Park Nicollet’s experiment with ACOs – TwinCities.com
In 2005, Park Nicollet Health Services started participating in a pilot project that was the first to test the idea of “accountable care organizations” in the federal Medicare program.
Called the Physician Group Practice Demonstration Program, Park Nicollet was one of 10 large multi-specialty groups across the country that agreed to adopt a new payment relationship from Medicare for a portion of its patients.
The premise was straightforward: If Park Nicollet and other groups could provide care at a lower cost while meeting quality standards for patients, the groups would share the savings with Medicare.

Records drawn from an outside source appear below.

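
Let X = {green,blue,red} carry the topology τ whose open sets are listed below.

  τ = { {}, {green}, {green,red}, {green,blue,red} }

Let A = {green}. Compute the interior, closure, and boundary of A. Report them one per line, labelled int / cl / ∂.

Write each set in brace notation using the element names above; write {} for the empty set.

int(A) = {green}
cl(A)  = {green,blue,red}
∂A     = {blue,red}

opens ⊆ A: {}, {green}; union → int = {green}
complement {blue,red}; its interior {}; cl(A) = X∖{} = {green,blue,red}
boundary = {green,blue,red} ∖ {green} = {blue,red}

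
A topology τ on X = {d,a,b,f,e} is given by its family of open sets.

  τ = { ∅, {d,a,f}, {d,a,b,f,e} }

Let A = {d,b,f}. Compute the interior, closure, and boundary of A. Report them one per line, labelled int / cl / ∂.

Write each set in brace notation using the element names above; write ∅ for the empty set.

int(A) = ∅
cl(A)  = {d,a,b,f,e}
∂A     = {d,a,b,f,e}

interior: largest open inside A is ∅ (from ∅)
cl via duality: int({a,e}) = ∅, so X∖∅ = {d,a,b,f,e}
cl∖int = {d,a,b,f,e}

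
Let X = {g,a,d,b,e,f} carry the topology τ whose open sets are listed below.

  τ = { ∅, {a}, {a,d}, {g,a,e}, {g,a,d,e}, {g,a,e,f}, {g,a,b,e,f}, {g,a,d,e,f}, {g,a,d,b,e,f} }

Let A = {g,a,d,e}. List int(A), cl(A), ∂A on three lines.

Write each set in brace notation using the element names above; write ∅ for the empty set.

open subsets of A: ∅, {a}, {a,d}, {g,a,e}, {g,a,d,e}; so int(A) = {g,a,d,e}
closure: X∖int(X∖A) = X∖∅ = {g,a,d,b,e,f}
∂A = {g,a,d,b,e,f} minus {g,a,d,e} = {b,f}

int(A) = {g,a,d,e}
cl(A)  = {g,a,d,b,e,f}
∂A     = {b,f}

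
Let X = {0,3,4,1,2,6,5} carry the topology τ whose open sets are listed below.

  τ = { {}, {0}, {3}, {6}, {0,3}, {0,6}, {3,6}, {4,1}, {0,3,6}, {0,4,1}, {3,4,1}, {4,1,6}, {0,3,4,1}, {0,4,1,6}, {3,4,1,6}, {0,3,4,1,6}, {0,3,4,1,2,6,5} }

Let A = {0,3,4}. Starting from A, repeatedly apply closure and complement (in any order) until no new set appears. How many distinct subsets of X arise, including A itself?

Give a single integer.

cl via duality: int({1,2,6,5}) = {6}, so X∖{6} = {0,3,4,1,2,5}
Write k for closure, c for complement:
  1. A     = {0,3,4}
  2. kA    = {0,3,4,1,2,5}
  3. cA    = {1,2,6,5}
  4. ckA   = {6}
  5. kcA   = {4,1,2,6,5}
  6. kckA  = {2,6,5}
  7. ckcA  = {0,3}
  8. ckckA = {0,3,4,1}
  9. kckcA = {0,3,2,5}
  10. ckckcA = {4,1,6}
applying k or c yields no new set

10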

But as a study published this month in the Journal of the American Medical Association shows, results from the Physician Group Practice, or PGP, project have been mixed. Overall, researchers found that the five-year pilot delivered only modest savings, although savings were larger for a subset of patients, many of whom have complex health problems.

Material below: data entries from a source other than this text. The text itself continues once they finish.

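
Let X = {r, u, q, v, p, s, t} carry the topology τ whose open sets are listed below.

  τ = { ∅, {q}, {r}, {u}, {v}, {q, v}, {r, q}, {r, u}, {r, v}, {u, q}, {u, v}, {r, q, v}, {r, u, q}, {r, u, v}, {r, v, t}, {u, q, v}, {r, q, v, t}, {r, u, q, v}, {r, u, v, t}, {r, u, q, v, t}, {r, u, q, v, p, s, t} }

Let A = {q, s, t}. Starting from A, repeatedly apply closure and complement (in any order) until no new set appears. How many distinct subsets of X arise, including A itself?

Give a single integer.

8

complement {r, u, v, p}; its interior {r, u, v}; cl(A) = X∖{r, u, v} = {q, p, s, t}
With k = closure, c = complement:
  1. A     = {q, s, t}
  2. kA    = {q, p, s, t}
  3. cA    = {r, u, v, p}
  4. ckA   = {r, u, v}
  5. kcA   = {r, u, v, p, s, t}
  6. ckcA  = {q}
  7. kckcA = {q, p, s}
  8. ckckcA = {r, u, v, t}
k, c of each give nothing new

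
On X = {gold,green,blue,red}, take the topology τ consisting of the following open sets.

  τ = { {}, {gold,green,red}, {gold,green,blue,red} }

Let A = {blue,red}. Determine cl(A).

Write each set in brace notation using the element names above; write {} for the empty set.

cl via duality: int({gold,green}) = {}, so X∖{} = {gold,green,blue,red}

{gold,green,blue,red}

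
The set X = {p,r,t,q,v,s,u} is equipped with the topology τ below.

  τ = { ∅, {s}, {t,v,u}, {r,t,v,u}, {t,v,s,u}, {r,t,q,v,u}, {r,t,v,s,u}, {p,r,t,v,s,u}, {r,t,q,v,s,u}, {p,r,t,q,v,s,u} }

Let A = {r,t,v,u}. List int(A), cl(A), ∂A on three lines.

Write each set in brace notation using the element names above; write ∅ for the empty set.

int(A) = {r,t,v,u}
cl(A)  = {p,r,t,q,v,u}
∂A     = {p,q}

open subsets of A: ∅, {t,v,u}, {r,t,v,u}; so int(A) = {r,t,v,u}
closure: X∖int(X∖A) = X∖{s} = {p,r,t,q,v,u}
∂A = {p,r,t,q,v,u} minus {r,t,v,u} = {p,q}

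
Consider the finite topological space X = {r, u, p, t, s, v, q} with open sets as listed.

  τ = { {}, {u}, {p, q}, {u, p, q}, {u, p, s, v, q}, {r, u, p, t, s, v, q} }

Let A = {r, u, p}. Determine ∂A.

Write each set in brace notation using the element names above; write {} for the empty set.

open subsets of A: {}, {u}; so int(A) = {u}
closure: X∖int(X∖A) = X∖{} = {r, u, p, t, s, v, q}
∂A = {r, u, p, t, s, v, q} minus {u} = {r, p, t, s, v, q}

{r, p, t, s, v, q}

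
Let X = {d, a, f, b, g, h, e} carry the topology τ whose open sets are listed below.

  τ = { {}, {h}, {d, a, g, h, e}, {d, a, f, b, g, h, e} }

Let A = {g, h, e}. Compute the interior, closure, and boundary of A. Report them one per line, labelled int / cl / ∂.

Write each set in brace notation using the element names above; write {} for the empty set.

open subsets of A: {}, {h}; so int(A) = {h}
closure: X∖int(X∖A) = X∖{} = {d, a, f, b, g, h, e}
∂A = {d, a, f, b, g, h, e} minus {h} = {d, a, f, b, g, e}

int(A) = {h}
cl(A)  = {d, a, f, b, g, h, e}
∂A     = {d, a, f, b, g, e}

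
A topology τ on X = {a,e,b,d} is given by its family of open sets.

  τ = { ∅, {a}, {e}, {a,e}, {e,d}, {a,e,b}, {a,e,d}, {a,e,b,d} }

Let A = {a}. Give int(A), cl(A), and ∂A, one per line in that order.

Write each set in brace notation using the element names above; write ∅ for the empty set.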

“(Park Nicollet) received a bonus payment in only one year of the PGP,” said Carrie Colla, a researcher with the Dartmouth Institute for Health Policy and Clinical Practice. “But in the (subset), they saved quite a bit of money.”
Improving care while lowering costs for complex patients is one of the key challenges facing the nation’s health care system, said Dr. David Abelson, the chief executive officer at St. Louis Park-based Park Nicollet, during an August 2011 interview about the pilot project.